We try to minimize the use of highly processed foods, relying on our cooks’ creativity to prepare meals from scratch including most of our bread, soups, and an assortment of dishes that both challenge and comfort our diners. Chewonki’s Outdoor Classroom and Wilderness Trips face the challenge of meeting our food systems goals without the aid of refrigeration while providing sufficient nutrition for people on the go.
Local Food Partners:
- Austin Moore: An independent farmer from Whitefield, ME, Austin supplies us with a variety of fruits and vegetables. This is a man who really enjoys growing food, and the results are astoundingly beautiful!
- Caldwell Farms: Located in Turner, ME, the Caldwells operate a family farm that supplements our beef production with their naturally raised animals. They have been in business for over 65 years.
- Crown o’ Maine Organic Cooperative: A cooperative in North Vassalboro, Maine offering primarily organic, Maine produced foods, COMOC acts as a sales outlet for many small and medium sized growers and producers in the state.
- Fresh Start Farms/Cultivating Community: The Fresh Start farmers sell us produce throughout the growing season.
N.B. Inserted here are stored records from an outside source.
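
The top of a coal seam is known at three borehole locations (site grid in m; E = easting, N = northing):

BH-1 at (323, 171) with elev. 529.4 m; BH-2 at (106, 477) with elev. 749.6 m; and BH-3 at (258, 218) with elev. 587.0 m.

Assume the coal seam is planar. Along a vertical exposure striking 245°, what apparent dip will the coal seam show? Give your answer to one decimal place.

31.0°

Let the plane be z = a·E + b·N + c.
BH-2−BH-1: −217a + 306b = 220.2;  BH-3−BH-1: −65a + 47b = 57.6.
Solving gives a = −0.75082, b = 0.18716.
Unit vector along 245° is (sin 245°, cos 245°) = (-0.9063, -0.4226).
Slope in that direction = a·(-0.9063) + b·(-0.4226) = 0.60138.
Apparent dip = arctan|0.60138| = 31.0° (true dip is 37.7°, so apparent ≤ true as expected).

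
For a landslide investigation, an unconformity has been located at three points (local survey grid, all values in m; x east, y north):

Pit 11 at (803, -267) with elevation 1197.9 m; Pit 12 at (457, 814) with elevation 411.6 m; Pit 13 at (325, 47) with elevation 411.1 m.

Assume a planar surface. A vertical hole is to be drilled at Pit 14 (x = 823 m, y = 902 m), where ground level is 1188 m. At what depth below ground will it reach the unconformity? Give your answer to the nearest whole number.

257 m

Two edge vectors: Pit 11→Pit 12 = (-346, 1081, -786.3), Pit 11→Pit 13 = (-478, 314, -786.8).
Normal n = (Pit 11→Pit 12) × (Pit 11→Pit 13) = (-603632.6, 103618.6, 408074).
So ∂z/∂x = −n_x/n_z = 1.47922 and ∂z/∂y = −n_y/n_z = −0.25392.
Intercept c from Pit 11: 1197.9 − 1187.82 − 67.80 = −57.71.
At (823, 902): z_contact = 1217.4 − 229.0 − 57.71 = 930.7 m.
Depth below ground = 1188 − 930.7 = 257 m.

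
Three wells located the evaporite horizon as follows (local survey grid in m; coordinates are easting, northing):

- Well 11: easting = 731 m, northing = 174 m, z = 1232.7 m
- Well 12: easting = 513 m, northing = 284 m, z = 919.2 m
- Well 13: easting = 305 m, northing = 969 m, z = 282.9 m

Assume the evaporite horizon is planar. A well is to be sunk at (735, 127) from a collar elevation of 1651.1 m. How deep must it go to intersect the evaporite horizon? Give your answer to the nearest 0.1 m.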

All of our purchases benefit the farmers, who are socially disadvantaged immigrants from Somalia, Sudan and Central America.
- Goranson Farm: This true family farm in Dresden, Maine provides us with potatoes and other root crops. They have produce available at their farm stand for an astonishing (in Maine) 11 months out of the year as well as offering farm-raised meats.
- Chewonki’s Farm: The farm is the kitchen’s second largest supplier, providing just over $52,000 worth of vegetables, beef, pork, lamb, turkey, chicken, eggs, and milk to the kitchen in 2013. Students are integrated into every aspect of production on the farm.